Entrevista:O Estado inteligente

quinta-feira, setembro 29, 2005

Raça, segundo são João Jorge Bornhausen

 Folha de São Paulo

A pergunta veio anônima, do auditório - claramente, de alguém que precisava de um sinal de esperança.

"O senhor não está desencantado com tudo isso que acontece no Brasil?"

"Desencantado? Pelo contrário. Estou é encantado, porque estaremos livres dessa raça pelos próximos 30 anos."

Surpreendi-me eu mesmo por ter respondido de bate-pronto. Quem me acompanha sabe que não costumo reagir precipitadamente a provocações. Mas fiquei satisfeito por ter dado aquela resposta, embora reconheça possível exagero. Trinta anos foi pura explosão de otimismo. Eu sei que a democracia adota limites humanos, e o humano abrevia as penas, esquece, compreende as contingências das quedas, oferece novas chances.

Além do mais, o petismo é representativo de parcela respeitável da sociedade. Livre dos fariseus, a camarilha que o arrastou ao atoleiro, bem que pode se recuperar mais cedo. Desde que não insistam em destilar o veneno com que abriram o caminho ao poder, insultando, difamando, fingindo a indignação moralista que jamais tiveram.

Minha profecia otimista de que ficaríamos por 30 anos livres desses malfeitores da política teve espantosa repercussão. Foi a "frase do dia" nos jornais, na rádio e na TV. Mas as reclamações não vieram por causa da previsão da quarentena, de que já estava disposto a me penitenciar.

Embora a carapuça que joguei lhes fosse rigorosamente ajustada, os tais indesejáveis que nos envergonham pelos atos que as CPIs estão devassando escolheram outra forma de reclamação. Passando por vítimas, acusam-me de reacionarismo explícito, de ter profetizado um castigo de 30 anos não para eles, mas para as esquerdas em geral.

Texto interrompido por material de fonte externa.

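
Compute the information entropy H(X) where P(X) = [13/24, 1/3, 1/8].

H(X) = -Σ p(x) log₂ p(x)
  -13/24 × log₂(13/24) = 0.4791
  -1/3 × log₂(1/3) = 0.5283
  -1/8 × log₂(1/8) = 0.3750
H(X) = 1.3824 bits


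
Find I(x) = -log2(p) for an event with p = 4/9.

Information content I(x) = -log₂(p(x))
I = -log₂(4/9) = -log₂(0.4444)
I = 1.1699 bits


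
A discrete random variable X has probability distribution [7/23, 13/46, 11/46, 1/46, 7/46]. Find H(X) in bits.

H(X) = -Σ p(x) log₂ p(x)
  -7/23 × log₂(7/23) = 0.5223
  -13/46 × log₂(13/46) = 0.5152
  -11/46 × log₂(11/46) = 0.4936
  -1/46 × log₂(1/46) = 0.1201
  -7/46 × log₂(7/46) = 0.4133
H(X) = 2.0646 bits


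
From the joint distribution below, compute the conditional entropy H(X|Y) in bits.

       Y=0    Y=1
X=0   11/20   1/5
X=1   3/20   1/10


H(X|Y) = Σ_y p(y) H(X|Y=y)
  p(Y=0) = 7/10, H(X|Y=0) = 0.7496
  p(Y=1) = 3/10, H(X|Y=1) = 0.9183
H(X|Y) = 0.7000×0.7496 + 0.3000×0.9183 = 0.8002 bits


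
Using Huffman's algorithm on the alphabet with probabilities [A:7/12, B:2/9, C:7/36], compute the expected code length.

Huffman tree construction:
Combine smallest probabilities repeatedly
Resulting codes:
  A: 1 (length 1)
  B: 01 (length 2)
  C: 00 (length 2)
Average length = Σ p(s) × length(s) = 1.4167 bits


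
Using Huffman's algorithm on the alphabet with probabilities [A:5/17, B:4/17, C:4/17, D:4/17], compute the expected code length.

Huffman tree construction:
Combine smallest probabilities repeatedly
Resulting codes:
  A: 11 (length 2)
  B: 00 (length 2)
  C: 01 (length 2)
  D: 10 (length 2)
Average length = Σ p(s) × length(s) = 2.0000 bits


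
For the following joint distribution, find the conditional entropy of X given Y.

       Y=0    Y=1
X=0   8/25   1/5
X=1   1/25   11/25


H(X|Y) = Σ_y p(y) H(X|Y=y)
  p(Y=0) = 9/25, H(X|Y=0) = 0.5033
  p(Y=1) = 16/25, H(X|Y=1) = 0.8960
H(X|Y) = 0.3600×0.5033 + 0.6400×0.8960 = 0.7546 bits


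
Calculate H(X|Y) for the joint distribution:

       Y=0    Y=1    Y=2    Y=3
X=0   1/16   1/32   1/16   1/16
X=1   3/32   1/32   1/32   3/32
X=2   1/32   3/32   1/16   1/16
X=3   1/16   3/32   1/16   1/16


H(X|Y) = Σ_y p(y) H(X|Y=y)
  p(Y=0) = 1/4, H(X|Y=0) = 1.9056
  p(Y=1) = 1/4, H(X|Y=1) = 1.8113
  p(Y=2) = 7/32, H(X|Y=2) = 1.9502
  p(Y=3) = 9/32, H(X|Y=3) = 1.9749
H(X|Y) = 0.2500×1.9056 + 0.2500×1.8113 + 0.2188×1.9502 + 0.2812×1.9749 = 1.9113 bits


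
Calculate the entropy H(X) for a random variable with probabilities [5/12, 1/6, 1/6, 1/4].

H(X) = -Σ p(x) log₂ p(x)
  -5/12 × log₂(5/12) = 0.5263
  -1/6 × log₂(1/6) = 0.4308
  -1/6 × log₂(1/6) = 0.4308
  -1/4 × log₂(1/4) = 0.5000
H(X) = 1.8879 bits


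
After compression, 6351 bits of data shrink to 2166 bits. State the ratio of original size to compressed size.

Compression ratio = Original / Compressed
= 6351 / 2166 = 2.93:1


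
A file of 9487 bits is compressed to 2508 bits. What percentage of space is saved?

Space savings = (1 - Compressed/Original) × 100%
= (1 - 2508/9487) × 100%
= 73.56%


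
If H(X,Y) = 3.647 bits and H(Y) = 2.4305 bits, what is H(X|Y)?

Chain rule: H(X,Y) = H(X|Y) + H(Y)
H(X|Y) = H(X,Y) - H(Y) = 3.647 - 2.4305 = 1.2165 bits


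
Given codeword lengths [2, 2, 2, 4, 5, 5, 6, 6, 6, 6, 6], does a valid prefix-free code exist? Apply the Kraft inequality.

Kraft inequality: Σ 2^(-l_i) ≤ 1 for prefix-free code
Calculating: 2^(-2) + 2^(-2) + 2^(-2) + 2^(-4) + 2^(-5) + 2^(-5) + 2^(-6) + 2^(-6) + 2^(-6) + 2^(-6) + 2^(-6)
= 0.25 + 0.25 + 0.25 + 0.0625 + 0.03125 + 0.03125 + 0.015625 + 0.015625 + 0.015625 + 0.015625 + 0.015625
= 0.9531
Since 0.9531 ≤ 1, prefix-free code exists


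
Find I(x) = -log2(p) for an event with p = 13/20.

Information content I(x) = -log₂(p(x))
I = -log₂(13/20) = -log₂(0.6500)
I = 0.6215 bits


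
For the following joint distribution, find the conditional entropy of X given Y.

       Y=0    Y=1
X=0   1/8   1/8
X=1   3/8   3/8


H(X|Y) = Σ_y p(y) H(X|Y=y)
  p(Y=0) = 1/2, H(X|Y=0) = 0.8113
  p(Y=1) = 1/2, H(X|Y=1) = 0.8113
H(X|Y) = 0.5000×0.8113 + 0.5000×0.8113 = 0.8113 bits


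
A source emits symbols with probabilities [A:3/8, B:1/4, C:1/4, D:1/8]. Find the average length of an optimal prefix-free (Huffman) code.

Huffman tree construction:
Combine smallest probabilities repeatedly
Resulting codes:
  A: 11 (length 2)
  B: 01 (length 2)
  C: 10 (length 2)
  D: 00 (length 2)
Average length = Σ p(s) × length(s) = 2.0000 bits


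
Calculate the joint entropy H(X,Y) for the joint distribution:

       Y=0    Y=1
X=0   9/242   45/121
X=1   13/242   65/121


H(X,Y) = -Σ p(x,y) log₂ p(x,y)
  p(0,0)=9/242: -0.0372 × log₂(0.0372) = 0.1766
  p(0,1)=45/121: -0.3719 × log₂(0.3719) = 0.5307
  p(1,0)=13/242: -0.0537 × log₂(0.0537) = 0.2266
  p(1,1)=65/121: -0.5372 × log₂(0.5372) = 0.4816
H(X,Y) = 1.4155 bits


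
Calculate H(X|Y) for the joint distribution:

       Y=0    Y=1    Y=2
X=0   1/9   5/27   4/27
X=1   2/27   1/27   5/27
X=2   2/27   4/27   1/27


H(X|Y) = Σ_y p(y) H(X|Y=y)
  p(Y=0) = 7/27, H(X|Y=0) = 1.5567
  p(Y=1) = 10/27, H(X|Y=1) = 1.3610
  p(Y=2) = 10/27, H(X|Y=2) = 1.3610
H(X|Y) = 0.2593×1.5567 + 0.3704×1.3610 + 0.3704×1.3610 = 1.4117 bits


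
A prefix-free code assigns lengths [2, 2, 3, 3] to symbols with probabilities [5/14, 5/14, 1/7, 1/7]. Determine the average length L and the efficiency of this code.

Average length L = Σ p_i × l_i = 2.2857 bits
Entropy H = 1.8631 bits
Efficiency η = H/L × 100% = 81.51%


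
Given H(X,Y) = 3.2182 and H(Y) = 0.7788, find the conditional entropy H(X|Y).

Chain rule: H(X,Y) = H(X|Y) + H(Y)
H(X|Y) = H(X,Y) - H(Y) = 3.2182 - 0.7788 = 2.4394 bits


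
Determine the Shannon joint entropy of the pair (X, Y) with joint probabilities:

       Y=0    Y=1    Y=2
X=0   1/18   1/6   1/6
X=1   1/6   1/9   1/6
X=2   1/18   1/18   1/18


H(X,Y) = -Σ p(x,y) log₂ p(x,y)
  p(0,0)=1/18: -0.0556 × log₂(0.0556) = 0.2317
  p(0,1)=1/6: -0.1667 × log₂(0.1667) = 0.4308
  p(0,2)=1/6: -0.1667 × log₂(0.1667) = 0.4308
  p(1,0)=1/6: -0.1667 × log₂(0.1667) = 0.4308
  p(1,1)=1/9: -0.1111 × log₂(0.1111) = 0.3522
  p(1,2)=1/6: -0.1667 × log₂(0.1667) = 0.4308
  p(2,0)=1/18: -0.0556 × log₂(0.0556) = 0.2317
  p(2,1)=1/18: -0.0556 × log₂(0.0556) = 0.2317
  p(2,2)=1/18: -0.0556 × log₂(0.0556) = 0.2317
H(X,Y) = 3.0022 bits


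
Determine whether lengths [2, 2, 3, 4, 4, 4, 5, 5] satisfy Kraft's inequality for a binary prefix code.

Kraft inequality: Σ 2^(-l_i) ≤ 1 for prefix-free code
Calculating: 2^(-2) + 2^(-2) + 2^(-3) + 2^(-4) + 2^(-4) + 2^(-4) + 2^(-5) + 2^(-5)
= 0.25 + 0.25 + 0.125 + 0.0625 + 0.0625 + 0.0625 + 0.03125 + 0.03125
= 0.8750
Since 0.8750 ≤ 1, prefix-free code exists


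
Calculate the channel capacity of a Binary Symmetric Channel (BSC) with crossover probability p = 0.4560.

For BSC with error probability p:
C = 1 - H(p) where H(p) is binary entropy
H(0.4560) = -0.4560 × log₂(0.4560) - 0.5440 × log₂(0.5440)
H(p) = 0.9944
C = 1 - 0.9944 = 0.0056 bits/use


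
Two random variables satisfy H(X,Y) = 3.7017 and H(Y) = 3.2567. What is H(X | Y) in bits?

Chain rule: H(X,Y) = H(X|Y) + H(Y)
H(X|Y) = H(X,Y) - H(Y) = 3.7017 - 3.2567 = 0.445 bits


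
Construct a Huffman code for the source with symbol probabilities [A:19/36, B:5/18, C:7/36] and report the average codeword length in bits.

Huffman tree construction:
Combine smallest probabilities repeatedly
Resulting codes:
  A: 1 (length 1)
  B: 01 (length 2)
  C: 00 (length 2)
Average length = Σ p(s) × length(s) = 1.4722 bits


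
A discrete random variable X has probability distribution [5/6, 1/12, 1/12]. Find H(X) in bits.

H(X) = -Σ p(x) log₂ p(x)
  -5/6 × log₂(5/6) = 0.2192
  -1/12 × log₂(1/12) = 0.2987
  -1/12 × log₂(1/12) = 0.2987
H(X) = 0.8167 bits


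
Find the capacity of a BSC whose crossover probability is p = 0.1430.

For BSC with error probability p:
C = 1 - H(p) where H(p) is binary entropy
H(0.1430) = -0.1430 × log₂(0.1430) - 0.8570 × log₂(0.8570)
H(p) = 0.5920
C = 1 - 0.5920 = 0.4080 bits/use


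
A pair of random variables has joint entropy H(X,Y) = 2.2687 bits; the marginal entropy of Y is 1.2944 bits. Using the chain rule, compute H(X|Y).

Chain rule: H(X,Y) = H(X|Y) + H(Y)
H(X|Y) = H(X,Y) - H(Y) = 2.2687 - 1.2944 = 0.9743 bits


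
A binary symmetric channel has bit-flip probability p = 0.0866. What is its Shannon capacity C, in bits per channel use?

For BSC with error probability p:
C = 1 - H(p) where H(p) is binary entropy
H(0.0866) = -0.0866 × log₂(0.0866) - 0.9134 × log₂(0.9134)
H(p) = 0.4250
C = 1 - 0.4250 = 0.5750 bits/use


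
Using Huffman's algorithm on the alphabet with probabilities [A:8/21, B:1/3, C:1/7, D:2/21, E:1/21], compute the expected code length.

Huffman tree construction:
Combine smallest probabilities repeatedly
Resulting codes:
  A: 0 (length 1)
  B: 11 (length 2)
  C: 100 (length 3)
  D: 1011 (length 4)
  E: 1010 (length 4)
Average length = Σ p(s) × length(s) = 2.0476 bits


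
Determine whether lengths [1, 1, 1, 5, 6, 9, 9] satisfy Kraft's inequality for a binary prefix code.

Kraft inequality: Σ 2^(-l_i) ≤ 1 for prefix-free code
Calculating: 2^(-1) + 2^(-1) + 2^(-1) + 2^(-5) + 2^(-6) + 2^(-9) + 2^(-9)
= 0.5 + 0.5 + 0.5 + 0.03125 + 0.015625 + 0.001953125 + 0.001953125
= 1.5508
Since 1.5508 > 1, prefix-free code does not exist


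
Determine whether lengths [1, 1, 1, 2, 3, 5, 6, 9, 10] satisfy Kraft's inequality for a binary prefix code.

Kraft inequality: Σ 2^(-l_i) ≤ 1 for prefix-free code
Calculating: 2^(-1) + 2^(-1) + 2^(-1) + 2^(-2) + 2^(-3) + 2^(-5) + 2^(-6) + 2^(-9) + 2^(-10)
= 0.5 + 0.5 + 0.5 + 0.25 + 0.125 + 0.03125 + 0.015625 + 0.001953125 + 0.0009765625
= 1.9248
Since 1.9248 > 1, prefix-free code does not exist


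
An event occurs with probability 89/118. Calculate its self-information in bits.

Information content I(x) = -log₂(p(x))
I = -log₂(89/118) = -log₂(0.7542)
I = 0.4069 bits


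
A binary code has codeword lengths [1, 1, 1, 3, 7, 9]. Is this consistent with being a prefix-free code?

Kraft inequality: Σ 2^(-l_i) ≤ 1 for prefix-free code
Calculating: 2^(-1) + 2^(-1) + 2^(-1) + 2^(-3) + 2^(-7) + 2^(-9)
= 0.5 + 0.5 + 0.5 + 0.125 + 0.0078125 + 0.001953125
= 1.6348
Since 1.6348 > 1, prefix-free code does not exist


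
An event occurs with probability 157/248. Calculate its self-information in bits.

Information content I(x) = -log₂(p(x))
I = -log₂(157/248) = -log₂(0.6331)
I = 0.6596 bits


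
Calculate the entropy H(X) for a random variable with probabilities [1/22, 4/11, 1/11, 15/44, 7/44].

H(X) = -Σ p(x) log₂ p(x)
  -1/22 × log₂(1/22) = 0.2027
  -4/11 × log₂(4/11) = 0.5307
  -1/11 × log₂(1/11) = 0.3145
  -15/44 × log₂(15/44) = 0.5293
  -7/44 × log₂(7/44) = 0.4219
H(X) = 1.9991 bits


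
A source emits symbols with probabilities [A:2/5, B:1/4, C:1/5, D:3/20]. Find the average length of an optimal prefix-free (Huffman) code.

Huffman tree construction:
Combine smallest probabilities repeatedly
Resulting codes:
  A: 0 (length 1)
  B: 10 (length 2)
  C: 111 (length 3)
  D: 110 (length 3)
Average length = Σ p(s) × length(s) = 1.9500 bits


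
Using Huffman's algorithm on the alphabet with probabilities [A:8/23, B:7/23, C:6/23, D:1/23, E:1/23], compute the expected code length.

Huffman tree construction:
Combine smallest probabilities repeatedly
Resulting codes:
  A: 11 (length 2)
  B: 10 (length 2)
  C: 01 (length 2)
  D: 000 (length 3)
  E: 001 (length 3)
Average length = Σ p(s) × length(s) = 2.0870 bits


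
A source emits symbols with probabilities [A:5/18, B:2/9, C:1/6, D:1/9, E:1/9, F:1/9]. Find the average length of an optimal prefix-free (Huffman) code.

Huffman tree construction:
Combine smallest probabilities repeatedly
Resulting codes:
  A: 10 (length 2)
  B: 00 (length 2)
  C: 111 (length 3)
  D: 010 (length 3)
  E: 011 (length 3)
  F: 110 (length 3)
Average length = Σ p(s) × length(s) = 2.5000 bits


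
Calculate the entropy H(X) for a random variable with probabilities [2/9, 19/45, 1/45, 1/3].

H(X) = -Σ p(x) log₂ p(x)
  -2/9 × log₂(2/9) = 0.4822
  -19/45 × log₂(19/45) = 0.5252
  -1/45 × log₂(1/45) = 0.1220
  -1/3 × log₂(1/3) = 0.5283
H(X) = 1.6578 bits


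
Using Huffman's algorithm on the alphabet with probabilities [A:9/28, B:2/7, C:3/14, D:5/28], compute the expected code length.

Huffman tree construction:
Combine smallest probabilities repeatedly
Resulting codes:
  A: 11 (length 2)
  B: 10 (length 2)
  C: 01 (length 2)
  D: 00 (length 2)
Average length = Σ p(s) × length(s) = 2.0000 bits


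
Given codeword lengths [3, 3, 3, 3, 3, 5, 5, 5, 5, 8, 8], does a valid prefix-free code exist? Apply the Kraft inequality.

Kraft inequality: Σ 2^(-l_i) ≤ 1 for prefix-free code
Calculating: 2^(-3) + 2^(-3) + 2^(-3) + 2^(-3) + 2^(-3) + 2^(-5) + 2^(-5) + 2^(-5) + 2^(-5) + 2^(-8) + 2^(-8)
= 0.125 + 0.125 + 0.125 + 0.125 + 0.125 + 0.03125 + 0.03125 + 0.03125 + 0.03125 + 0.00390625 + 0.00390625
= 0.7578
Since 0.7578 ≤ 1, prefix-free code exists


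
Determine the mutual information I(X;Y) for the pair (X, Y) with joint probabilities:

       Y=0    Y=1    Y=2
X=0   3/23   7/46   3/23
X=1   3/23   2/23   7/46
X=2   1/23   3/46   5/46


H(X) = 1.5362, H(Y) = 1.5743, H(X,Y) = 3.0845
I(X;Y) = H(X) + H(Y) - H(X,Y) = 0.0261 bits


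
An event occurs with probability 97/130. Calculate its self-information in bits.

Information content I(x) = -log₂(p(x))
I = -log₂(97/130) = -log₂(0.7462)
I = 0.4225 bits


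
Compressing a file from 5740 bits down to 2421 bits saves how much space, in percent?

Space savings = (1 - Compressed/Original) × 100%
= (1 - 2421/5740) × 100%
= 57.82%


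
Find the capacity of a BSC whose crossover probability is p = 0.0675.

For BSC with error probability p:
C = 1 - H(p) where H(p) is binary entropy
H(0.0675) = -0.0675 × log₂(0.0675) - 0.9325 × log₂(0.9325)
H(p) = 0.3565
C = 1 - 0.3565 = 0.6435 bits/use


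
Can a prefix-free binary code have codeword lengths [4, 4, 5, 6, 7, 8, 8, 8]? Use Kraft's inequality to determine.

Kraft inequality: Σ 2^(-l_i) ≤ 1 for prefix-free code
Calculating: 2^(-4) + 2^(-4) + 2^(-5) + 2^(-6) + 2^(-7) + 2^(-8) + 2^(-8) + 2^(-8)
= 0.0625 + 0.0625 + 0.03125 + 0.015625 + 0.0078125 + 0.00390625 + 0.00390625 + 0.00390625
= 0.1914
Since 0.1914 ≤ 1, prefix-free code exists


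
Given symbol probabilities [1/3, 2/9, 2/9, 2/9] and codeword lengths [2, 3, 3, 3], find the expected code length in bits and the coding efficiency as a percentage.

Average length L = Σ p_i × l_i = 2.6667 bits
Entropy H = 1.9749 bits
Efficiency η = H/L × 100% = 74.06%


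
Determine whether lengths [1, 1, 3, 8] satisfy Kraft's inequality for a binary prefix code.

Kraft inequality: Σ 2^(-l_i) ≤ 1 for prefix-free code
Calculating: 2^(-1) + 2^(-1) + 2^(-3) + 2^(-8)
= 0.5 + 0.5 + 0.125 + 0.00390625
= 1.1289
Since 1.1289 > 1, prefix-free code does not exist


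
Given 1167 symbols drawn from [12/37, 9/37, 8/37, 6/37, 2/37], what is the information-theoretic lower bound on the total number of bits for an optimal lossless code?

Entropy H = 2.1538 bits/symbol
Minimum bits = H × n = 2.1538 × 1167
= 2513.50 bits


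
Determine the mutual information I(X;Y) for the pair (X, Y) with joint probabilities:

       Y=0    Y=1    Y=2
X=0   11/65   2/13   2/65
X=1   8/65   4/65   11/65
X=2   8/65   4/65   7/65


H(X) = 1.5794, H(Y) = 1.5627, H(X,Y) = 3.0227
I(X;Y) = H(X) + H(Y) - H(X,Y) = 0.1194 bits


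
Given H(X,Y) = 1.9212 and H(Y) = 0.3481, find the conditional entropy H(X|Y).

Chain rule: H(X,Y) = H(X|Y) + H(Y)
H(X|Y) = H(X,Y) - H(Y) = 1.9212 - 0.3481 = 1.5731 bits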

Grandes malandros, querem se confundir com o pensamento socialista brasileiro!

Ora, os setores de maior representatividade da esquerda brasileira já estão na oposição. Desenganaram-se a tempo, antes que fossem conspurcados pela lambança. Ou aparece alguém para negar representatividade ao PDT, de Brizola? Sou testemunha pessoal, porque ouvi dele próprio o seu desencanto. Ou também o PPS, liderado pelo deputado Roberto Freire, não representa a esquerda? Ou há dúvida sobre a autenticidade do emblemático deputado Gabeira? Ou os petistas ideológicos expulsos do partido por cobrarem coerência e honestidade, insurgindo-se contra o grupo, camarilha ou raça -o sinônimo que escolhi- não são esquerda?

Se não atingi toda essa gente, como teria visado as esquerdas quando me referi à camarilha petista?

Neste momento, neste pais, são conhecidos e notórios os políticos inescrupulosos a quem visei. Os políticos inescrupulosos de quem se fala, todo mundo os identifica pelo nome, profissão, endereços, fortunas recebidas, CPF, RG e até cacoetes.

Quanto a ter usado a palavra "raça" - não como designação preconceituosa de etnia, ideologia, religião, caracteres, mas como camarilha, quadrilha, grupo localizado -, tão logo alguns falsos intelectuais surgiram, incriminando-me, apareceram preciosos testemunhos a meu favor.

Confesso que falei "dessa raça" espontaneamente, sem premeditação, usando meu modesto universo vocabular, a linguagem coloquial brasileira com que me expresso, embora meus adversários tentem me isolar numa aristocracia fantasiosa. Aliás, pelo menos em matéria de falar "o português do Brasil", "a língua errada do povo, a língua certa do povo" -como o poeta Manuel Bandeira sabia das coisas!- , peço licença pela imodéstia, mas usei a palavra "raça" na melhor acepção.

Mas gostei das abonações que meus amigos trouxeram. Sempre me encantou, como constante consulente de dicionários, pois a etimologia e a gramática não são o meu forte, a forma como o Aurélio exemplifica o significado das palavras, acompanhando-as com textos de escritores que as empregaram.

Pois eis-me cercado de abonações. Primeiro, o sábio Antenor Nascentes, no seu delicioso "Tesouro da fraseologia brasileira", que teve uma reedição nos anos 1980, pela editora Nova Fronteira. Segundo Antenor Nascentes, a prosa popular brasileira emprega a palavra raça no sentido como a usei, no sentido de "gente perversa".

O melhor, porém, é a origem histórica desse uso da palavra. Outro amigo veio me abrir o Novo Testamento, no Evangelho de Mateus, capítulo 3º, versículos de três a dez. É um registro de são João Batista chamando de "raça de víboras" aos "fariseus e saduceus", que, desconfio, deviam ser a camarilha corrupta da época, oportunistas e que pretendiam ser melhores que os outros. Raça de víboras. E bote víboras nisso.